New York Times Claims: Pandemic Boredom Leads to Crypto Bubbles

Last Updated on 22 March 2021 by CryptoTips.eu


Jeroen Kok

Jeroen is one of the lead copywriters on Cryptotips.eu and discusses all recent events in the crypto market. This includes news updates, but also price analyzes and more. He developed his passion for cryptocurrency during the bull run in 2017. He has learned a lot since then. The combination of cryptocurrency and creative writing is perfect for Jeroen and an excellent way to share his knowledge with a wide audience. Find me on LinkedIn / jeroen@cryptotips.eu

Erin Griffith, the technology writer for the New York Times, claimed last week that the rise of Bitcoin’s price, the record prices being offered for American Football trading cards and the $69 million price offered for a Beeple artwork which sold as an NFT (Non Fungible Token) were all connected manias.

The connection in between them were people that were simply bored out of their mind as Americans are seeing the end of the Covid-19 tunnel, and are screaming from the top of their lungs: are we there yet?

A journey you won’t forget

Olivia Addams currently has a pophit in several European countries shouting:

Are we there yet? Not yet, But i Bet Its a journey you won’t forget.

According to many analysts, that is also what the stocks, crypto and NFT markets are experiencing. People are amazed at valuations, analysts shout bubble, but more and more of us jump on board.

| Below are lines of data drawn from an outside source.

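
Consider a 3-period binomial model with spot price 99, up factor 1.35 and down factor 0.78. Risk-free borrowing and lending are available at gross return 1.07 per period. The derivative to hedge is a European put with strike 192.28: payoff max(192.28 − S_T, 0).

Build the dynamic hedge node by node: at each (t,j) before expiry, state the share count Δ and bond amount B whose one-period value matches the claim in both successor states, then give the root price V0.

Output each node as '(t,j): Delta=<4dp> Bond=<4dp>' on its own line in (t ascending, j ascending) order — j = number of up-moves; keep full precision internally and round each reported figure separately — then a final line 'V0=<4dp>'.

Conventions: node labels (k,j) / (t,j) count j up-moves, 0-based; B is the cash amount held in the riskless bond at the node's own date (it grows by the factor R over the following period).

Risk-neutral probability p* = (R−d)/(u−d) = (1.07−0.78)/(1.35−0.78) = 0.5088.
Terminal payoffs: V(3,0)=145.2994, V(3,1)=110.9673, V(3,2)=51.5465, V(3,3)=0.0000
(2,0): S=60.2316. Δ = (V_up−V_dn)/(S_up−S_dn) = (110.9673−145.2994)/(81.3127−46.9806) = -1.0000. V = [p*·110.9673 + (1−p*)·145.2994]/1.07 = 119.4693. B = V − Δ·S = 179.7009.
(2,1): S=104.2470. Δ = (V_up−V_dn)/(S_up−S_dn) = (51.5465−110.9673)/(140.7335−81.3127) = -1.0000. V = [p*·51.5465 + (1−p*)·110.9673]/1.07 = 75.4539. B = V − Δ·S = 179.7009.
(2,2): S=180.4275. Δ = (V_up−V_dn)/(S_up−S_dn) = (0.0000−51.5465)/(243.5771−140.7335) = -0.5012. V = [p*·0.0000 + (1−p*)·51.5465]/1.07 = 23.6646. B = V − Δ·S = 114.0971.
(1,0): S=77.2200. Δ = (V_up−V_dn)/(S_up−S_dn) = (75.4539−119.4693)/(104.2470−60.2316) = -1.0000. V = [p*·75.4539 + (1−p*)·119.4693]/1.07 = 90.7248. B = V − Δ·S = 167.9448.
(1,1): S=133.6500. Δ = (V_up−V_dn)/(S_up−S_dn) = (23.6646−75.4539)/(180.4275−104.2470) = -0.6798. V = [p*·23.6646 + (1−p*)·75.4539]/1.07 = 45.8925. B = V − Δ·S = 136.7510.
(0,0): S=99.0000. Δ = (V_up−V_dn)/(S_up−S_dn) = (45.8925−90.7248)/(133.6500−77.2200) = -0.7945. V = [p*·45.8925 + (1−p*)·90.7248]/1.07 = 63.4723. B = V − Δ·S = 142.1255.
Check: Δ(0,0)·S0 + B(0,0) = 63.4723 = V0.

(0,0): Delta=-0.7945 Bond=142.1255
(1,0): Delta=-1.0000 Bond=167.9448
(1,1): Delta=-0.6798 Bond=136.7510
(2,0): Delta=-1.0000 Bond=179.7009
(2,1): Delta=-1.0000 Bond=179.7009
(2,2): Delta=-0.5012 Bond=114.0971
V0=63.4723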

Truly a journey we won’t forget.

Although many of us have lost our jobs, another great number of people are being told to work from home and end up having more time than ever to watch Netflix, buy stocks and crypto or be part of a growing hype surrounding NFTs.

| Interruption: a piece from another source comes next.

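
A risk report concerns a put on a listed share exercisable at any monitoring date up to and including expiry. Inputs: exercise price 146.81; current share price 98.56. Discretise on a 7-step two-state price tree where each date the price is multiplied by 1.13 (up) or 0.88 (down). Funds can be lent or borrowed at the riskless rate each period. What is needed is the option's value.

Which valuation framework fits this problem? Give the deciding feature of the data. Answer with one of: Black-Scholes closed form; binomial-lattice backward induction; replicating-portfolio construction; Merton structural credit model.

Key observation: an American put (K = 146.81, S₀ = 98.56) on a 7-date tree has no closed form — the optimal stopping decision is embedded and must be resolved recursively from expiry.

framework: binomial-lattice backward induction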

In fact, it’s not so much that all these people are wanting to make money with these investments, but the New York times tech commentator concludes that a great part of it is simply pandemic boredom. People have money to spend and are generally bored.

Market commentator Howard Lindzon concluded that:

It’s just a pent-up cycle where the money has nowhere to go, so it’s doing stupid things.

NFT Bubble?

One of the more interesting stories within that long read (which can also be heard as a podcast) is the tale of 35-year-old lawyer Matthew Schorr of Cherry Hill, New Jersey.

The man bought 8 bitcoins back in 2011, but traded them for a Domino’s Pizza when he told his friends about it. They answered that it was fake money and that he better buy them all a pizza instead.

If he would have held on, the Bitcoins would have been worth some $450,000 today. That’s expensive pizza.

As Matthew didn’t want to lose out again, he spent $5,000 this time round buying some 351 videos from NBA Top Shot as NFTs a few months ago, a market that many are proclaiming is a bubble as well.

According to Momentranks, Mr Schorr’s investments have since shot up to a value of $67,000. We hope he doesn’t wait too long to sell them but in any case, it’s a journey he won’t forget.